While we wait, it might do well to review Amazon.com's business model.
I call it the Amazon two-step: We do something involving Internet commerce better than anyone else. Then we let others use it.
Long before it launched its EC2 cloud services, Amazon was letting other companies use its logistics infrastructure. When the taxman cameth, Amazon not only built an engine for computing and paying sales tax, but began offering this as a service to other merchants.
So Amazon first builds infrastructure for its own use, sells it, then re-sells it.
In the case of telephony, Amazon understands that this is a rich Internet client, not primarily a phone.

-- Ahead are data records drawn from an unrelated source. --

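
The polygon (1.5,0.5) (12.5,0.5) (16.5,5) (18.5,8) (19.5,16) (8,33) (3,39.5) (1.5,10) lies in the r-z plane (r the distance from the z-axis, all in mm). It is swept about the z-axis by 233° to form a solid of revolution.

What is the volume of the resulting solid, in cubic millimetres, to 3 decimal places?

Profile (r,z), 8 vertices: (1.5,0.5) (12.5,0.5) (16.5,5) (18.5,8) (19.5,16) (8,33) (3,39.5) (1.5,10)
edge 0: (1.5,0.5)→(12.5,0.5)  cross = 1.5·0.5 − 12.5·0.5 = -5.5000; (r_i+r_j)·cross = 14·-5.5000 = -77.0000
edge 1: (12.5,0.5)→(16.5,5)  cross = 12.5·5 − 16.5·0.5 = 54.2500; (r_i+r_j)·cross = 29·54.2500 = 1573.2500
edge 2: (16.5,5)→(18.5,8)  cross = 16.5·8 − 18.5·5 = 39.5000; (r_i+r_j)·cross = 35·39.5000 = 1382.5000
edge 3: (18.5,8)→(19.5,16)  cross = 18.5·16 − 19.5·8 = 140.0000; (r_i+r_j)·cross = 38·140.0000 = 5320.0000
edge 4: (19.5,16)→(8,33)  cross = 19.5·33 − 8·16 = 515.5000; (r_i+r_j)·cross = 27.5·515.5000 = 14176.2500
edge 5: (8,33)→(3,39.5)  cross = 8·39.5 − 3·33 = 217.0000; (r_i+r_j)·cross = 11·217.0000 = 2387.0000
edge 6: (3,39.5)→(1.5,10)  cross = 3·10 − 1.5·39.5 = -29.2500; (r_i+r_j)·cross = 4.5·-29.2500 = -131.6250
edge 7: (1.5,10)→(1.5,0.5)  cross = 1.5·0.5 − 1.5·10 = -14.2500; (r_i+r_j)·cross = 3·-14.2500 = -42.7500
Σcross = 917.2500 → A = |Σcross|/2 = 458.6250 mm²
Σ(r_i+r_j)·cross = 24587.6250 → first moment M = |Σ|/6 = 4097.9375
R_c = M/A = 4097.9375/458.6250 = 8.9353 mm
θ = 233° = 4.066617 rad
V = θ·R_c·A = 4.066617·8.9353·458.6250 = 16664.743 mm³

Volume = 16664.743 mm³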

The difference between a Kindle Fire and a phone is not as great as you suppose. Most of today's calls are Voice Over Internet Protocol, or VOIP, at some point in their travels, and this includes cell calls.
What skeptics of Amazon's strategy fail to understand is that the Kindle line isn't about apps. It's about putting the whole Amazon store, and experience, into customers' hands. You don't just buy electronic books and movies on the thing. You also buy clothes and headphones on it. It's not an app store in your hand -- it's the entire shopping mall.
We don't know exactly how much Internet infrastructure Amazon owns. We know it has data centers. We can guess it owns some dark fiber. But it could also be buying core connectivity very cheaply on the open market. If it couldn't, the company would have gone after Level 3 (LVLT) before now. And for voice service, it probably won't need to go into the AT&T (T) or Verizon (VZ) store either. Simply set up as a reseller through Sprint (S). It won't exactly be competing with the iPhone -- more likely it will be routing calls through a network Amazon.com controls. Because that's how the two-step works.
What does Amazon lack? Software! So rather than depend on anyone else for that, it will build its own.
Point is that when investors buy into Amazon.com stock, they're buying all of this. They're not just buying an e-commerce engine, logistics, and a mobile strategy.
You're buying the whole Amazon two-step.